In recent years, there has been some back and forth between the commissioners and county manager. Commissioner Mike Fryar, for example, will usually ask County Manager Dr. Wanda Greene to look into reducing expenditures on capital investments, like construction and rolling stock. Commissioner Joe Belcher worked to ensure county grants were going to accountable nonprofits performing services the county would otherwise have to pick up.

The budget will be adopted before the fiscal year begins on July 1. The tax bills will be mailed in August, and they will include taxes calculated independently for pertinent municipalities, fire districts, and school districts. Taxes will be due September 1, with a four-month interest-free grace period. Persons unable to pay are encouraged to contact the tax office to work out a payment plan, and that’s why Roberts is known as the Compassionate Tax Administrator.

The county accepts payments made in person or via snail mail at the Tax Department at 94 Coxe Avenue or from the drive-up drop box at 35 Woodfin Street. The county further accepts credit card and electronic check payments by phone or online, and a preauthorized debit program is also available.

Property owners who wish to dispute their assessed value must fill out and submit an informal appeal form, copies of which are available online and at the Tax Department, before April 1. Information substantiating the owner’s claims, such as photographs or records of sale, must be included. Following a thorough reconsideration by appraisers, the property owner will be notified by mail of any changes.

If the owner is still not satisfied, he must file a formal appeal within thirty days of the date on the informal appeal notice. Then, the county will schedule meeting where the property owner and an appraiser can review available data and methods. If no agreement can be reached, the matter will be escalated to the Board of Equalization and Review for a public hearing. The decision will be mailed to the property owner within the next thirty days.

If the property owner still believes his appraisal to be unjust, he may appeal to the state’s Property Tax Commission within the next thirty-day period. Following an unsatisfactory result, the property owner may challenge the decision in the North Carolina Court of Appeals and then the North Carolina Supreme Court.

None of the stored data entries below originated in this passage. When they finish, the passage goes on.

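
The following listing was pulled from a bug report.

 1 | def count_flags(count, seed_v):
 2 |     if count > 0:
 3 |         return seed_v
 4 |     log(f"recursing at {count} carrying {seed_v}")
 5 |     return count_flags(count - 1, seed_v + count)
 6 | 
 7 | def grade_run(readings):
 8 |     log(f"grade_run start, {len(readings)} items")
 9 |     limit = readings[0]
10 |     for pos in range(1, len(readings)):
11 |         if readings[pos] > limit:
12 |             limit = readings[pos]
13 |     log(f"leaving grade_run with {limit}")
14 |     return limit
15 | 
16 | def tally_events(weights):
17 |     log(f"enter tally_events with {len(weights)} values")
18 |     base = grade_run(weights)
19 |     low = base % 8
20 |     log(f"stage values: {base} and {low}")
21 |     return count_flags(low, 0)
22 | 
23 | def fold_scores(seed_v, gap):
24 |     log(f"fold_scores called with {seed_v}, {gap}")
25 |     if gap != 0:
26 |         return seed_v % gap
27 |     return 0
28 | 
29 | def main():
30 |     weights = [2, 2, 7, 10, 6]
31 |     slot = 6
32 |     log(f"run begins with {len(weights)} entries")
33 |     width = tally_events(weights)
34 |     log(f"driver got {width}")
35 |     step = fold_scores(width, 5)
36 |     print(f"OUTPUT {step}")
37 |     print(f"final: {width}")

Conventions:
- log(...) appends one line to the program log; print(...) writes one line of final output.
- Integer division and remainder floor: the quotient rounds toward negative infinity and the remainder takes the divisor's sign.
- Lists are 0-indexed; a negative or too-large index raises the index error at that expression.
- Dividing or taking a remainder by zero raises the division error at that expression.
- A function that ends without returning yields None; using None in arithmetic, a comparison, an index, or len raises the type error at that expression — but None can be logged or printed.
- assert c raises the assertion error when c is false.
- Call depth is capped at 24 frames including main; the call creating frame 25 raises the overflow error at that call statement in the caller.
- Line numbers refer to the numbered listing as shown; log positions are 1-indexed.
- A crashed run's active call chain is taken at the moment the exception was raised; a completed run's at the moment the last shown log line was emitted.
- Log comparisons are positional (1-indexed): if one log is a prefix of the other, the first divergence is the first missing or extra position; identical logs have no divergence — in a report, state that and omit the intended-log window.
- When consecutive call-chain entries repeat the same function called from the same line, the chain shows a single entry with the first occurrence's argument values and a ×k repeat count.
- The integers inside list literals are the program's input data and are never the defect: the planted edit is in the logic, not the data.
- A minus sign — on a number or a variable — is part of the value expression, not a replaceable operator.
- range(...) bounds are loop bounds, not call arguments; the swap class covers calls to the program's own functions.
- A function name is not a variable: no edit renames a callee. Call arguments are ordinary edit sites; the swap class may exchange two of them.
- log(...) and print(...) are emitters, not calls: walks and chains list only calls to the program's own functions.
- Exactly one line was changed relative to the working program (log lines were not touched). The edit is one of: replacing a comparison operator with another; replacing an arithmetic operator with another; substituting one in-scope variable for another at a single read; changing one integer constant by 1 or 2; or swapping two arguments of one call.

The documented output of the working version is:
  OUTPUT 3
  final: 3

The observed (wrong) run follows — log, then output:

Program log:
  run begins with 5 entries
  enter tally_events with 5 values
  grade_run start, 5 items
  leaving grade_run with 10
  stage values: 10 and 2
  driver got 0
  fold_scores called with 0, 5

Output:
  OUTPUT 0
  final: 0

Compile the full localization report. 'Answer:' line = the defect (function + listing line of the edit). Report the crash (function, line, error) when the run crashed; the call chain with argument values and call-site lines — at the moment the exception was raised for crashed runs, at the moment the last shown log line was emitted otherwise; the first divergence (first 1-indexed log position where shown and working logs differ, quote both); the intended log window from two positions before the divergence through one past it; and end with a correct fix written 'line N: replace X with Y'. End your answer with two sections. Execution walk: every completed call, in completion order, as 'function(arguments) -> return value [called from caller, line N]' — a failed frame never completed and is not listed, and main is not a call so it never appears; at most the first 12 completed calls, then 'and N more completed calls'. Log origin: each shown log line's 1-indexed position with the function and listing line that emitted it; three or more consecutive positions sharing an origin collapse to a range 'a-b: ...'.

Answer: the defect is in count_flags at line 2.
Key observation: The log first diverges at position 6: the faulty run prints 'driver got 0' where the working version prints 'recursing at 2 carrying 0'.
Call chain: main -> fold_scores(0, 5) (called at line 35).
First divergence: position 6 — the shown line 'driver got 0' should read 'recursing at 2 carrying 0'.
Intended log window:
  4: leaving grade_run with 10
  5: stage values: 10 and 2
  6: recursing at 2 carrying 0
  7: recursing at 1 carrying 2
Execution walk:
  grade_run([2, 2, 7, 10, 6]) -> 10  [called from tally_events, line 18]
  count_flags(2, 0) -> 0  [called from tally_events, line 21]
  tally_events([2, 2, 7, 10, 6]) -> 0  [called from main, line 33]
  fold_scores(0, 5) -> 0  [called from main, line 35]
Log line origins:
  1: logged in main at line 32
  2: logged in tally_events at line 17
  3: logged in grade_run at line 8
  4: logged in grade_run at line 13
  5: logged in tally_events at line 20
  6: logged in main at line 34
  7: logged in fold_scores at line 24
A correct fix: line 2: replace `>` with `<=`.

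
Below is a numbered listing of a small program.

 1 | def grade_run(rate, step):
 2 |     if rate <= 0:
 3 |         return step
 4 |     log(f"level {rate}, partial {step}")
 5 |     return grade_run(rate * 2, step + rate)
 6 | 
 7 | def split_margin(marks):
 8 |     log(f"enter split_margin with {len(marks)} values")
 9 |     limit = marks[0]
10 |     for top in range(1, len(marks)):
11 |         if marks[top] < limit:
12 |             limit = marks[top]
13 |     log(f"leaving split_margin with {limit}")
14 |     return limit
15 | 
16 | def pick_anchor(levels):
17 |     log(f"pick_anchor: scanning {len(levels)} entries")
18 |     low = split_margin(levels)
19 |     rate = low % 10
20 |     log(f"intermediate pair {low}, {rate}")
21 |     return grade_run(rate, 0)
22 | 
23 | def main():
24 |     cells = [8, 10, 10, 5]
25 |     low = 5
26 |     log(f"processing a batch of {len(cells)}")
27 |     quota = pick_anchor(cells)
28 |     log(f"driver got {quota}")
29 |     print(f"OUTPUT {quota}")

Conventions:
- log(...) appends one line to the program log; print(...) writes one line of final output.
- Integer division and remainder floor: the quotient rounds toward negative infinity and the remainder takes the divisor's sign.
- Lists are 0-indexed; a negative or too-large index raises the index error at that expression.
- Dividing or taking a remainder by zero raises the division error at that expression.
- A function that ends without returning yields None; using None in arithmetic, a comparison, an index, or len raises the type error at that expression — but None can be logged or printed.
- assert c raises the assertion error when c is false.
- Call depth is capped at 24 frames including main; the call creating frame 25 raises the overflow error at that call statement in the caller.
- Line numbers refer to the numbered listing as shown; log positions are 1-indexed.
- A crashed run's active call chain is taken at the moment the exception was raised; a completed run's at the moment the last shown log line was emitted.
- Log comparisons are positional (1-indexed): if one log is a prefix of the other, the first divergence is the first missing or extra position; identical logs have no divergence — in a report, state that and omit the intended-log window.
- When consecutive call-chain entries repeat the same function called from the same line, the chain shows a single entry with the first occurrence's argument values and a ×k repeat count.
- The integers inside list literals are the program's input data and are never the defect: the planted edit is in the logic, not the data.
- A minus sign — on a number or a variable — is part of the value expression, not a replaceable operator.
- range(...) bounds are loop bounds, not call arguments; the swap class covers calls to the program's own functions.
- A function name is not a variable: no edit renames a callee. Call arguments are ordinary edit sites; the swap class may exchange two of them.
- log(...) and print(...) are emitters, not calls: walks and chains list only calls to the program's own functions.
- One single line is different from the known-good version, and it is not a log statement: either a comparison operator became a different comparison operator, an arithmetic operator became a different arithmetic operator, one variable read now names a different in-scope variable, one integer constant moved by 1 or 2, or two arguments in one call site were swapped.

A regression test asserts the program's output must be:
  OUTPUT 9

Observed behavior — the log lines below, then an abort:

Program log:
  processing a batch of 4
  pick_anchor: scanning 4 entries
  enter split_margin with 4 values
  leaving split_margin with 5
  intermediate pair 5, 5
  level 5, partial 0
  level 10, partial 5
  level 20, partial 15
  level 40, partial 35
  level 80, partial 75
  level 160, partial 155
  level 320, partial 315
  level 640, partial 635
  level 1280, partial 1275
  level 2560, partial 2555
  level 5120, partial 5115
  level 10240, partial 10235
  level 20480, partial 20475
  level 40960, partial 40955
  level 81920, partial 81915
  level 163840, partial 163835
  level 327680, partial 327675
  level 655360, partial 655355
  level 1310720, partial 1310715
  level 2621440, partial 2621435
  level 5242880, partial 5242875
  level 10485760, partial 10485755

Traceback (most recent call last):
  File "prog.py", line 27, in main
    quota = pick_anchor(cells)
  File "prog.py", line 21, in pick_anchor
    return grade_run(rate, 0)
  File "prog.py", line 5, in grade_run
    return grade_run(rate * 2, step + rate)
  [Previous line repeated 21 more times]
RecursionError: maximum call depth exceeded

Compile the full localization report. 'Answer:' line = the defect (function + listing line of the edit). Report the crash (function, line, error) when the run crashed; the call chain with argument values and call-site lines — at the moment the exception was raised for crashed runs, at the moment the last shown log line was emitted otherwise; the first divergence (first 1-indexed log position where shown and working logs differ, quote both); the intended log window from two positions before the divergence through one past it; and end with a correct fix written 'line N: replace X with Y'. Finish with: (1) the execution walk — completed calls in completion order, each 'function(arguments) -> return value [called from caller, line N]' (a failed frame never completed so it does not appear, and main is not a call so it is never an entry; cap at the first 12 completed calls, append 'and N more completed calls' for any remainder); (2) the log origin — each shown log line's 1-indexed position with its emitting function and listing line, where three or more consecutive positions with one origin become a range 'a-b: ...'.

Answer: the defect is in grade_run at line 5.
Core observation: Log line 7 is where behavior first shows: 'level 10, partial 5' appears instead of 'level 3, partial 5'.
Crash: grade_run, line 5, RecursionError.
Call chain: main -> pick_anchor([8, 10, 10, 5]) (called at line 27) -> grade_run(5, 0) (called at line 21) -> grade_run(10, 5) (called at line 5) ×21.
First divergence: at position 7 the run shows 'level 10, partial 5' where the working version logs 'level 3, partial 5'.
Intended log window:
  5: intermediate pair 5, 5
  6: level 5, partial 0
  7: level 3, partial 5
  8: level 1, partial 8
Execution walk:
  split_margin([8, 10, 10, 5]) -> 5  [called from pick_anchor, line 18]
Log origin:
  1: emitted by main (line 26)
  2: emitted by pick_anchor (line 17)
  3: emitted by split_margin (line 8)
  4: emitted by split_margin (line 13)
  5: emitted by pick_anchor (line 20)
  6-27: emitted by grade_run (line 4)
A correct fix: line 5: replace `*` with `-`.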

Tax reductions are available for qualified veterans, senior citizens, and disabled persons. Exemptions may be available for property used for religious or charitable purposes, burial, or scientific or academic purposes. A third program allows land used for agriculture, forestry, or horticulture to be taxed at a rate lower than that assessed for the highest and best use. But if the property is ever developed, the discount will not apply, and will be deemed past due with interest for the three previous years. More details are available on the county’s web site.

On a positive budgetary note, during a Manager’s Report, Greene announced the county had been able to make it through the fiscal year without dipping into its fund balance. County management typically balances the annual budget, for presentation purposes, with withdrawals from fund balance; but throughout the year, it scrimps and saves to eliminate the need. The practice was made more challenging this year when the county’s legal counsel advised settling lawsuits of unlawful imprisonments for $4.8 million.